Kernels for graphs

These are convolution kernels for graphs. To use one of these, when initializing the model, set kernel_choice = 'kernel name', e.g. kernel_choice = "GraphRBF".

Graph Kernels
Kernel Name	Description	kernel_settings
GraphRBF	Compares graphs by averaging over an RBF kernel applied pairwise to all node representations in the two graphs.	“averaging”: str One of ‘none’, ‘sqrt’, ‘full’. See below. “intercept”:bool
GraphMatern	Compares graphs by averaging over a Matern kernel applied pairwise to all node representations in the two graphs.	“averaging”: str One of ‘none’, ‘sqrt’, ‘full’. See below. “matern_nu”:float “intercept”:bool
GraphCauchy	Compares graphs by averaging over a Cauchy kernel applied pairwise to all node representations in the two graphs.	“averaging”: str One of ‘none’, ‘sqrt’, ‘full’. See below. “intercept”:bool

Consider a graph where each node has an associated set of features. GraphRBF compares two graphs A and B by taking each node in graph A and evaluating an RBF kernel across that node vs each node in graph B. GraphMatern and GraphCauchy do the same thing, except using Cauchy or Matern kernels. A naive implementation would have quadratic scaling in the size of the graph; in xGPR, we implement these kernels with a “trick” that results in linear scaling with graph size and number of datapoints.

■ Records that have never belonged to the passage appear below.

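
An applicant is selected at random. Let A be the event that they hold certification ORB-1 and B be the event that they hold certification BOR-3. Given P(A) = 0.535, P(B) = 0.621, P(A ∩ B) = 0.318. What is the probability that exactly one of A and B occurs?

0.520

By inclusion–exclusion (exactly-one form):
P(exactly one) = 0.535 + 0.621 − 2·0.318 = 0.520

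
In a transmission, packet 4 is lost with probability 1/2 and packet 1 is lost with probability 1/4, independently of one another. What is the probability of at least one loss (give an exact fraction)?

5/8

P(none) = (1 − 1/2) × (1 − 1/4) = 1/2 × 3/4 = 3/8
P(at least one) = 1 − 3/8 = 5/8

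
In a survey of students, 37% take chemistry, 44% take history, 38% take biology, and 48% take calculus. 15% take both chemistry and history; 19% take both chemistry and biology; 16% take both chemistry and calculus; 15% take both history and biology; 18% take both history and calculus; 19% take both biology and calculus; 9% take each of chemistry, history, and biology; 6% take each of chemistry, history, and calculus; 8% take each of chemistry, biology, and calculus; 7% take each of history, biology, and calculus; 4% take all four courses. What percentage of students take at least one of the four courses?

By inclusion–exclusion:
P(at least one) = 37 + 44 + 38 + 48 − 15 − 19 − 16 − 15 − 18 − 19 + 9 + 6 + 8 + 7 − 4 = 91%

91%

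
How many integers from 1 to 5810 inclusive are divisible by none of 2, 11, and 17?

2486

floor(5810/2) + floor(5810/11) + floor(5810/17) − floor(5810/22) − floor(5810/34) − floor(5810/187) + floor(5810/374) = 2905 + 528 + 341 − 264 − 170 − 31 + 15 = 3324
5810 − 3324 = 2486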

These convolution kernels can be slower than fixed-vector input kernels, especially for large graphs, because to limit memory use, the convolutions are performed in batches (rather than all at once).

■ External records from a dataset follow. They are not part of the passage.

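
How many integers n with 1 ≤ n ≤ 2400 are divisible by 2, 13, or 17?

1358

By inclusion-exclusion,
1200 + 184 + 141 − 92 − 70 − 10 + 5 = 1358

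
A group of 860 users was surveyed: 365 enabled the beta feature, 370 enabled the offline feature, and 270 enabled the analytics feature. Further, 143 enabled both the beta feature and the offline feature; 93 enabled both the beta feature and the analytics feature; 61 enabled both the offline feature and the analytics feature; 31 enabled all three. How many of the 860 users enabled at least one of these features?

739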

When using any of these kernels, you are required to supply sequence_lengths when building a dataset or doing inference. This is the number of nodes in each graph. xGPR uses this information to mask out any zero-padding you may have applied to make all the graphs the same size.

Note that all three offer averaging as an option. What this means is as follows. The GraphRBF kernel computes the similarity of two graphs with \(L_1\) nodes in graph 1, \(L_2\) nodes in graph 2 as:

\[k(x_1, x_2) = \sum_i^{L_1} \sum_j^{L_2} e^{\sigma ||x_1[i] - x_2[j]||^2}\]

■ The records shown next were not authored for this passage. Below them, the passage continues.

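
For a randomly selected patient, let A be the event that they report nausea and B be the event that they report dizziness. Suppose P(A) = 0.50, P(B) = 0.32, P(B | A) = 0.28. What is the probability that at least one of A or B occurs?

P(A ∩ B) = P(A)·P(B|A) = 0.50 × 0.28 = 0.14
Apply inclusion-exclusion:
P(A ∪ B) = 0.50 + 0.32 − 0.14 = 0.68

0.68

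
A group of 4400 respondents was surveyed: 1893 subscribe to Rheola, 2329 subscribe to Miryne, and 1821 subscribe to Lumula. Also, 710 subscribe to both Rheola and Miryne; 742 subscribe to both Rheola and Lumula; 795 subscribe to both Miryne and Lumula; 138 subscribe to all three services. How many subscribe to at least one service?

3934

Using inclusion–exclusion:
|union| = 1893 + 2329 + 1821 − 710 − 742 − 795 + 138 = 3934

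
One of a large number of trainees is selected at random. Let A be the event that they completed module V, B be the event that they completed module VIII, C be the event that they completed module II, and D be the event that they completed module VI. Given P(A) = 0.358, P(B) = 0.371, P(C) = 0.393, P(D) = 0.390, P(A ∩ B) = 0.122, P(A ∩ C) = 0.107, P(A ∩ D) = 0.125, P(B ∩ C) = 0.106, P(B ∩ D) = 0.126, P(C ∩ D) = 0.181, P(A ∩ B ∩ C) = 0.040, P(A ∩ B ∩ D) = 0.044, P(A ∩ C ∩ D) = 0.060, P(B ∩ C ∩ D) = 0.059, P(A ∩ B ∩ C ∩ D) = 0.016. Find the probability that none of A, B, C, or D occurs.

0.068

P(A ∪ B ∪ C ∪ D) = 0.358 + 0.371 + 0.393 + 0.390 − 0.122 − 0.107 − 0.125 − 0.106 − 0.126 − 0.181 + 0.040 + 0.044 + 0.060 + 0.059 − 0.016 = 0.932
P(none) = 1 − 0.932 = 0.068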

Cauchy and Matern are the same except with Cauchy and Matern kernels substituted.

Notice this is actually performing \(L_1 * L_2\) node comparisons between the two, so the result will be larger when the graphs are larger. We can compensate for this by dividing by \(L_1 * L_2\), which is full averaging, or dividing by \(\sqrt{L_1 * L_2}\), which is sqrt averaging. Averaging is helpful if the property you are trying to predict does not depend on graph size. It is counterproductive if graph size actually is important.

Usually the validation set performance difference between GraphMatern, GraphCauchy and GraphRBF is small; if this is your primary concern, we recommend defaulting to GraphRBF and experimenting with the others if desired to see if some small further performance achievement can be obtained.